Лотреамон, Стихотворения, II

Большинство людей, с которыми Брюно общался на протяжении своей жизни, были движимы лишь поисками удовольствий – если, конечно, в понятие удовольствия включить радость нарциссического плана, столь тесно связанную с уважением или восхищением окружающих. Тут в ход идут различные стратегии, именуемые жизнью.

Однако из этого правила следовало все же сделать исключение для его единоутробного брата: само понятие удовольствия, казалось, никак с ним не вяжется; но, если честно, разве Мишелем вообще что-нибудь движет? Равномерное прямолинейное движение длится бесконечно долго в отсутствие трения или приложения внешней силы. Жизнь его брата, организованная, рациональная (социологи отнесли бы его к верхней части медианной группы), до сих пор протекала вроде бы без всяких трений. Не исключено, разумеется, что в узком кругу исследователей молекулярной биофизики идет жесточайшая подковерная борьба за влияние, но Брюно в этом как-то сомневался.

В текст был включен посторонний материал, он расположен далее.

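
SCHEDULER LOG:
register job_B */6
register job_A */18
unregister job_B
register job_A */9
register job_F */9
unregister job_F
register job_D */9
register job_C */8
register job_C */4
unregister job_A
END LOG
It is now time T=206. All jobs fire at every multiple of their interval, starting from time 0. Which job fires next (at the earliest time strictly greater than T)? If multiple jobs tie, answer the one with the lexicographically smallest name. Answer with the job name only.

Answer: job_D

Derivation:
Op 1: register job_B */6 -> active={job_B:*/6}
Op 2: register job_A */18 -> active={job_A:*/18, job_B:*/6}
Op 3: unregister job_B -> active={job_A:*/18}
Op 4: register job_A */9 -> active={job_A:*/9}
Op 5: register job_F */9 -> active={job_A:*/9, job_F:*/9}
Op 6: unregister job_F -> active={job_A:*/9}
Op 7: register job_D */9 -> active={job_A:*/9, job_D:*/9}
Op 8: register job_C */8 -> active={job_A:*/9, job_C:*/8, job_D:*/9}
Op 9: register job_C */4 -> active={job_A:*/9, job_C:*/4, job_D:*/9}
Op 10: unregister job_A -> active={job_C:*/4, job_D:*/9}
  job_C: interval 4, next fire after T=206 is 208
  job_D: interval 9, next fire after T=206 is 207
Earliest = 207, winner (lex tiebreak) = job_D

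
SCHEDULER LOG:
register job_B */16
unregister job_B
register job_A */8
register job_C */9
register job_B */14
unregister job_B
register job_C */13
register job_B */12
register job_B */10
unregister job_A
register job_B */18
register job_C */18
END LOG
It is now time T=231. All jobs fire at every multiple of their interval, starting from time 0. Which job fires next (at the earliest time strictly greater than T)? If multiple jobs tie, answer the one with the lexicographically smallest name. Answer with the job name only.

Op 1: register job_B */16 -> active={job_B:*/16}
Op 2: unregister job_B -> active={}
Op 3: register job_A */8 -> active={job_A:*/8}
Op 4: register job_C */9 -> active={job_A:*/8, job_C:*/9}
Op 5: register job_B */14 -> active={job_A:*/8, job_B:*/14, job_C:*/9}
Op 6: unregister job_B -> active={job_A:*/8, job_C:*/9}
Op 7: register job_C */13 -> active={job_A:*/8, job_C:*/13}
Op 8: register job_B */12 -> active={job_A:*/8, job_B:*/12, job_C:*/13}
Op 9: register job_B */10 -> active={job_A:*/8, job_B:*/10, job_C:*/13}
Op 10: unregister job_A -> active={job_B:*/10, job_C:*/13}
Op 11: register job_B */18 -> active={job_B:*/18, job_C:*/13}
Op 12: register job_C */18 -> active={job_B:*/18, job_C:*/18}
  job_B: interval 18, next fire after T=231 is 234
  job_C: interval 18, next fire after T=231 is 234
Earliest = 234, winner (lex tiebreak) = job_B

Answer: job_B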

– У тебя очень мрачный взгляд на жизнь… – сказала Кристиана, прерывая молчание, ставшее уже довольно гнетущим.

– Ницшеанский, – уточнил Брюно. – Причем ницшеанский для бедных, – счел необходимым добавить он. – Я сейчас прочту тебе стихотворение. – Он достал из кармана блокнот и продекламировал:

Каждый тянет эту жвачку – сколько можно? —

Насчет вечного возврата и так далее,

А я ем клубничное мороженое

В ресторане “Заратустра” под азалией.